A nod to their new recording studio in a former silversmith mill in Clifton Hills, PA, B-Room is a celebration of stripped-down, humble music environments—a contrast to the extravagance associated with the “main room” of a pro studio. There are no flashy beats, big name guests, or abstract songwriting. This is the room where you’re close enough to see sweat dripping from the performer’s face. It’s where the shades come off. In this room, people forget their cool. It’s a sentiment that the band echoes on Too Weak to Ramble. Singer-bassist Toby Leaman sings almost disconsolately while lead guitarist Scott McMicken (who often shares singing credits with Leaman) delivers steady acoustic guitar riffs that attempt to pave the way for Leaman’s glum narrative about a man down on his luck. Leaman’s aching voice is filled drunken pain. “Too low to get up/ Too weak to try/ Too drunk to stagger/Too gone to lie,” he mutters and eventually howls. His delivery is raw, at times off-key, almost too rugged. Despite those lapses, the song retains the album’s overarching concept, which favors music in its most natural form.
It makes sense then that the band has likened the album’s feet-dragging opener, The Truth, to the music of the classic ’60s songwriting and production team, Gamble and Huff, who had an incontestable flair for creating accessible, no-frills soul music. The Truth has an easygoing ring to it. Its call-and-response singing style completely sucks you in, as does its half-melancholy chorus about coming to terms with the inevitable. For Broken Heart, one of the clear standouts on the record, Leaman declares that he’s never really had his heart broken. But by the time the chorus picks up, it’s clear that he’s bluffing. Lyrics like, “I’m fine on the shelf/She really loved him, I couldn’t see though,” which Leaman delivers in an infectious, if nervous, giddy-up stride, prove that his heart has suffered some cracks.

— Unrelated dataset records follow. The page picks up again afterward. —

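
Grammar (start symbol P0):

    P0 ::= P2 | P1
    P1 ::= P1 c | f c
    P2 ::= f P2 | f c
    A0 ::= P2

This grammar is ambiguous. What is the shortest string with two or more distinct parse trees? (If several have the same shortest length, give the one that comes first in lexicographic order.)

f c

length 2: f c has 2 parse trees

Two derivations of f c:
  P0 ⇒ P2 ⇒ f c
  P0 ⇒ P1 ⇒ f c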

Like many of the songs in Dr. Dog’s discography, Minding the Usher, Distant Light and Love just don’t feel right unless they’re sung aloud. The songs’ bonfire vibes and joyride choruses are just asking for crowd participation. Even the Dylan-inspired Rock and Roll and head-swaying closer Nellie pack candied hooks that you can’t keep to yourself. And you shouldn’t. While the songs might have been labored in the b-room, that doesn’t mean that the guys intended them to stay there.